I am new to graph neural networks. I am trying to run a node regression, but most available examples are of classification. I understand that I can modify the pipeline for classification to do regression, for example, have an out put feature of length 1 and also the MSE loss function. I am not sure how to calculate the loss in training while iterating through epochs. Here is a sample code for classification I got from DGL, can someone point me the changes to do for regression:

def train(g, model):
optimizer = torch.optim.Adam(model.parameters(), lr=0.01)
best_val_acc = 0
best_test_acc = 0

features = g.ndata['feat']
labels = g.ndata['label']
train_mask = g.ndata['train_mask']
val_mask = g.ndata['val_mask']
test_mask = g.ndata['test_mask']
for e in range(100):
    # Forward
    logits = model(g, features)

    # Compute prediction
    pred = logits.argmax(1)

    # Compute loss
    # Note that you should only compute the losses of the nodes in the training set.
    loss = F.cross_entropy(logits[train_mask], labels[train_mask])

    # Compute accuracy on training/validation/test
    train_acc = (pred[train_mask] == labels[train_mask]).float().mean()
    val_acc = (pred[val_mask] == labels[val_mask]).float().mean()
    test_acc = (pred[test_mask] == labels[test_mask]).float().mean()

    # Save the best validation accuracy and the corresponding test accuracy.
    if best_val_acc < val_acc:
        best_val_acc = val_acc
        best_test_acc = test_acc

    # Backward

    if e % 5 == 0:
        print('In epoch {}, loss: {:.3f}, val acc: {:.3f} (best {:.3f}), test acc: {:.3f} (best {:.3f})'.format(
            e, loss, val_acc, best_val_acc, test_acc, best_test_acc))

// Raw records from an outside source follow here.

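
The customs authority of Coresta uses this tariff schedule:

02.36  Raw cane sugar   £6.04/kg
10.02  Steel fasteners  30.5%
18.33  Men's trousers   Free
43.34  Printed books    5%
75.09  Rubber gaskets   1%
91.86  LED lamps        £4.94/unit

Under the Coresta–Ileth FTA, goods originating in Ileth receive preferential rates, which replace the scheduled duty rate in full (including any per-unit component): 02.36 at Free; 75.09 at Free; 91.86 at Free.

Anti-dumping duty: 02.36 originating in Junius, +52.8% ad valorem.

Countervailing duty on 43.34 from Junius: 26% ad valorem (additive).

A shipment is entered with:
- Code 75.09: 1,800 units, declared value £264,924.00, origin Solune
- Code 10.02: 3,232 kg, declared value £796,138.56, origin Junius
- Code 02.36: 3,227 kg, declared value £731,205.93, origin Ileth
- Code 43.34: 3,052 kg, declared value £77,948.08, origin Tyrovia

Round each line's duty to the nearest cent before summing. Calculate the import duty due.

Line 1 (75.09, Solune, 1,800 units, £264,924.00):
Base rate for 75.09 is 1%.
75.09 has an FTA preferential rate, but origin Solune is not Ileth; base rate stands.
Duty = £264,924.00 × 1% = £2,649.24.
Line 2 (10.02, Junius, 3,232 kg, £796,138.56):
Base rate for 10.02 is 30.5%.
Duty = £796,138.56 × 30.5% = £242,822.26.
Line 3 (02.36, Ileth, 3,227 kg, £731,205.93):
Base rate for 02.36 is £6.04/kg.
Origin Ileth qualifies under the Coresta–Ileth agreement and 02.36 is covered: preferential rate Free applies instead.
The additional-duty order on 02.36 targets Junius, not Ileth; it does not apply.
Duty = £731,205.93 × 0% = £0.00.
Line 4 (43.34, Tyrovia, 3,052 kg, £77,948.08):
Base rate for 43.34 is 5%.
The additional-duty order on 43.34 targets Junius, not Tyrovia; it does not apply.
Duty = £77,948.08 × 5% = £3,897.40.
Total = £2,649.24 + £242,822.26 + £0.00 + £3,897.40 = £249,368.90.

£249,368.90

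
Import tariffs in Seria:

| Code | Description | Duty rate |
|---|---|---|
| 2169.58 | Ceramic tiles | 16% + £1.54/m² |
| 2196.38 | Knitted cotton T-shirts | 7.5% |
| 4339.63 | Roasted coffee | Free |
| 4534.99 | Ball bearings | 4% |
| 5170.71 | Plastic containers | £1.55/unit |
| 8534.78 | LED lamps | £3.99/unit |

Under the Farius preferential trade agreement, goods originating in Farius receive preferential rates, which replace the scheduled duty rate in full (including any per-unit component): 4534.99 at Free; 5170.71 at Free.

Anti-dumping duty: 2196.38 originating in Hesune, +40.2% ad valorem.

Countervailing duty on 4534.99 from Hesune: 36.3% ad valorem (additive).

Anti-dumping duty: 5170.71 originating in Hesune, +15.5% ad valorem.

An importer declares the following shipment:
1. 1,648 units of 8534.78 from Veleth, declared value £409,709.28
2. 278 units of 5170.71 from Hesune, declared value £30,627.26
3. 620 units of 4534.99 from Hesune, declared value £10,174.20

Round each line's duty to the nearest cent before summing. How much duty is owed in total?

Line 1 (8534.78, Veleth, 1,648 units, £409,709.28):
Base rate for 8534.78 is £3.99/unit.
Duty = 1,648 × £3.99 = £6,575.52.
Line 2 (5170.71, Hesune, 278 units, £30,627.26):
Base rate for 5170.71 is £1.55/unit.
5170.71 has an FTA preferential rate, but origin Hesune is not Farius; base rate stands.
Additional duty on 5170.71 from Hesune: +15.5% ad valorem. Applied ad valorem rate = 15.5%.
Duty = £30,627.26 × 15.5% + 278 × £1.55 = £5,178.13.
Line 3 (4534.99, Hesune, 620 units, £10,174.20):
Base rate for 4534.99 is 4%.
4534.99 has an FTA preferential rate, but origin Hesune is not Farius; base rate stands.
Additional duty on 4534.99 from Hesune: +36.3%. Applied ad valorem rate: 4% + 36.3% = 40.3%.
Duty = £10,174.20 × 40.3% = £4,100.20.
Total = £6,575.52 + £5,178.13 + £4,100.20 = £15,853.85.

£15,853.85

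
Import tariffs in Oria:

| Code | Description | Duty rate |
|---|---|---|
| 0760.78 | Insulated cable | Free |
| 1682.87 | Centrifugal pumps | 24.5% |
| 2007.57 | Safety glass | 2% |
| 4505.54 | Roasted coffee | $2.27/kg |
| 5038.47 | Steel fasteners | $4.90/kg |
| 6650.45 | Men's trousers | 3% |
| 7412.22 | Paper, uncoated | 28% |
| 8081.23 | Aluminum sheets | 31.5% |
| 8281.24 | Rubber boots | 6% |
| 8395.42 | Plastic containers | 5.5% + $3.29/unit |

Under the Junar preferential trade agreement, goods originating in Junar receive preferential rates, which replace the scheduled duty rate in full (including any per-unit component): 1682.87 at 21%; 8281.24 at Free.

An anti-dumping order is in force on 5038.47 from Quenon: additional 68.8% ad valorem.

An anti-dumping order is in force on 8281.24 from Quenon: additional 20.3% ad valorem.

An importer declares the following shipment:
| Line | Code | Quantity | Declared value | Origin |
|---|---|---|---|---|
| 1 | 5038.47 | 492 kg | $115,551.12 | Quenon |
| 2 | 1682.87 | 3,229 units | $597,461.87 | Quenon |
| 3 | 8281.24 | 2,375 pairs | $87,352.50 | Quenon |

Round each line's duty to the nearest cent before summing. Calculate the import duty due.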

model = GCN(g.ndata[‘feat’].shape[1], 16, dataset.num_classes)
train(g, model)

Or if someone has any example for node regression that they can point me towards that would be vey helpful.


Since you already changed the output dimension. The rest you need to change is the loss computation and evaluation metric, in particular the computation of loss, train_acc, val_acc and test_acc.

The evaluation metric is what I am struggling with. I believe I need to change it to R_squared, but can’t exactly get the right answer.

Say your ground truth values are labels and the predictions are pred. You can compute R-squared via the following:

tot = ((labels - labels.mean()) ** 2).sum()
res = ((labels - pred) ** 2).sum()
r2 = 1 - res / tot

You can either compute this score once per minibatch or compute a global one by comparing all the predictions and their corresponding ground truths.